Just some things to think about.That being said...
These kinds of setups are infamous for setting up photogs for failure. So I'm gonna ramble a bit about workflow.
Your timeline is pretty tight to deliver.
Shooting 100 kids that quickly can be cake if all goes well. It's post that will eat your time (image ingestion, post to printer and printing).
This would be my recommended workflow for this: (I haven't done this type setup, but it's pretty straight forward in regards to workflow)
- Have an competant assistant that you know to help on this. Go through the workflow w/ them unless you want to answer questions in the middle of shooting. UGH...
- bring your printer, laptop, multiple memory cards, camera gear (duh on the last one:D )
- Ask for parental voulenteers for crowd control. You can get some nightmare voulenteers sometimes. But this is rare and the chance that you get good assistants will greatly outweigh the chance of a voulenteerzilla. (Not to mention you now have an 2nd or 3rd assistant for free) Also, After they proove themselves to be helpful. Give them their kids shots for free. Your creating karma, they will work much more enthusiastically (even to the end where a seasoned vet can get frazzled by kids), and it's getting the word out about how great a photog you are.
- Grab kids "table by table" so no kids are standing in line too long.

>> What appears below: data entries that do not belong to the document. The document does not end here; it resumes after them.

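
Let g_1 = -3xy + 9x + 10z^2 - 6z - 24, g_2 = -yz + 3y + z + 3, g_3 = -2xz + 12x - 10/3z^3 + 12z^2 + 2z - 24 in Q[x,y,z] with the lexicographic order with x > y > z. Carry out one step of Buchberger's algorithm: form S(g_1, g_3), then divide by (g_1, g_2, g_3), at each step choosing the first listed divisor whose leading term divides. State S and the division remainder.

S(g_1, g_3) = 6xy - 3xz - 5/3yz^3 + 6yz^2 + yz - 12y - 10/3z^3 + 2z^2 + 8z; remainder on division = 0.

lcm(LM(g_1), LM(g_3)) = xyz.
S = (lcm/LT(g_1))·g_1 − (lcm/LT(g_3))·g_3 = 6xy - 3xz - 5/3yz^3 + 6yz^2 + yz - 12y - 10/3z^3 + 2z^2 + 8z.
Reduce S modulo (g_1, g_2, g_3) in that order:
  leading term xy: subtract (-2)·g_1 from 6xy - 3xz - 5/3yz^3 + 6yz^2 + yz - 12y - 10/3z^3 + 2z^2 + 8z → -3xz + 18x - 5/3yz^3 + 6yz^2 + yz - 12y - 10/3z^3 + 22z^2 - 4z - 48
  leading term xz: subtract (3/2)·g_3 from -3xz + 18x - 5/3yz^3 + 6yz^2 + yz - 12y - 10/3z^3 + 22z^2 - 4z - 48 → -5/3yz^3 + 6yz^2 + yz - 12y + 5/3z^3 + 4z^2 - 7z - 12
  leading term yz^3: subtract (5/3z^2)·g_2 from -5/3yz^3 + 6yz^2 + yz - 12y + 5/3z^3 + 4z^2 - 7z - 12 → yz^2 + yz - 12y - z^2 - 7z - 12
  leading term yz^2: subtract (-z)·g_2 from yz^2 + yz - 12y - z^2 - 7z - 12 → 4yz - 12y - 4z - 12
  leading term yz: subtract (-4)·g_2 from 4yz - 12y - 4z - 12 → 0
The remainder is 0, so this S-polynomial contributes no new basis element.
This is the inner loop of Buchberger's algorithm — each nonzero remainder becomes a new basis element.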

- shoot kids in sets. After about 25 kids, give the memory card to your assistant and have them ingest, check for quality, make easy adjustments, then print.

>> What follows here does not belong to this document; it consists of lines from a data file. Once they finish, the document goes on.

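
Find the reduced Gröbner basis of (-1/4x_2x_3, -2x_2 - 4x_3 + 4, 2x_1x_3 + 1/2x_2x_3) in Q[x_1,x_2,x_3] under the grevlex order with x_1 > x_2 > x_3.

G = {x_1x_3, x_3^2 - x_3, x_2 + 2x_3 - 2}

This is the nonlinear analogue of row-reducing a linear system.

f_1 = -1/4x_2x_3, LT = x_2x_3.
f_2 = -2x_2 - 4x_3 + 4, LT = x_2.
f_3 = 2x_1x_3 + 1/2x_2x_3, LT = x_1x_3.

S(f_1,f_2): lcm = x_2x_3. S = -2x_3^2 + 2x_3.
  reduce S modulo (f_1, f_2, f_3):
  remainder -2x_3^2 + 2x_3 ≠ 0; add g_4 = -2x_3^2 + 2x_3 to the basis.

The other S-polynomials (S(f_1,f_3), S(f_2,f_3), S(f_1,g_4), S(f_2,g_4), S(f_3,g_4)) all reduce to 0 modulo the current basis, so we have a Gröbner basis.
Inter-reduce: drop elements whose leading term is divisible by another's, tail-reduce, and make monic.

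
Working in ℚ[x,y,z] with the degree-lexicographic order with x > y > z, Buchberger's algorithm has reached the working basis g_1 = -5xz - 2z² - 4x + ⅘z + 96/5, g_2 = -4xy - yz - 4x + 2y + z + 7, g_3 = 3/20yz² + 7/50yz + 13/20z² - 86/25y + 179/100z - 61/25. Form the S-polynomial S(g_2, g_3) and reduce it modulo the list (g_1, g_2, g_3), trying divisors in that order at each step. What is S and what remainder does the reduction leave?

S(g_2, g_3) = ¼yz³ - 14/15xyz - 10/3xz² - ½yz² - ¼z³ + 344/15xy - 179/15xz - 7/4z² + 244/15x; remainder on division = 0.

lcm(LM(g_2), LM(g_3)) = xyz².
S = (lcm/LT(g_2))·g_2 − (lcm/LT(g_3))·g_3 = ¼yz³ - 14/15xyz - 10/3xz² - ½yz² - ¼z³ + 344/15xy - 179/15xz - 7/4z² + 244/15x.
Reduce S modulo (g_1, g_2, g_3) in that order:
  leading term yz³: subtract (5/3z)·g_3 from ¼yz³ - 14/15xyz - 10/3xz² - ½yz² - ¼z³ + 344/15xy - 179/15xz - 7/4z² + 244/15x → -14/15xyz - 10/3xz² - 11/15yz² - 4/3z³ + 344/15xy - 179/15xz + 86/15yz - 71/15z² + 244/15x + 61/15z
  leading term xyz: subtract (14/75y)·g_1 from -14/15xyz - 10/3xz² - 11/15yz² - 4/3z³ + 344/15xy - 179/15xz + 86/15yz - 71/15z² + 244/15x + 61/15z → -10/3xz² - 9/25yz² - 4/3z³ + 592/25xy - 179/15xz + 698/125yz - 71/15z² + 244/15x - 448/125y + 61/15z
  leading term xz²: subtract (⅔z)·g_1 from -10/3xz² - 9/25yz² - 4/3z³ + 592/25xy - 179/15xz + 698/125yz - 71/15z² + 244/15x - 448/125y + 61/15z → -9/25yz² + 592/25xy - 139/15xz + 698/125yz - 79/15z² + 244/15x - 448/125y - 131/15z
  leading term yz²: subtract (-12/5)·g_3 from -9/25yz² + 592/25xy - 139/15xz + 698/125yz - 79/15z² + 244/15x - 448/125y - 131/15z → 592/25xy - 139/15xz + 148/25yz - 278/75z² + 244/15x - 296/25y - 1664/375z - 732/125
  leading term xy: subtract (-148/25)·g_2 from 592/25xy - 139/15xz + 148/25yz - 278/75z² + 244/15x - 296/25y - 1664/375z - 732/125 → -139/15xz - 278/75z² - 556/75x + 556/375z + 4448/125
  leading term xz: subtract (139/75)·g_1 from -139/15xz - 278/75z² - 556/75x + 556/375z + 4448/125 → 0
The remainder is 0, so this S-polynomial contributes no new basis element.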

- at the same time you'll have mem card #2 in your camera shooting the next batch. (try not to use the same memory card over again in case of digital disasters. Hard drives fail, laptops catch on fire... Just be safe and get a few extra memory cards. You'll need them for the future if you do this w/ any frequency and they are pretty cheap. (you can shoot tethered as well
- When your done shooting and prints are still going. Hand out bizcards and network like a mad hatter.
Expect about an hour after the kids are done for printing to wrap up unless you have a really nice, fast printer. I think dye-sub is definately the way to go on this. Most dye-subs give a water proof coat on the last pass and make the pictures really last. Parents will buy from you again if they see the prints lasted and had good color.All that said. Keep a cool head NO MATTER WHAT. Sometimes kids can be really bad and parents can be worse. Some think since they are giving you money, they are your boss. Take comments w/ a grain of salt if you know your work is good.
Good luck. Please post after to let us know how it went.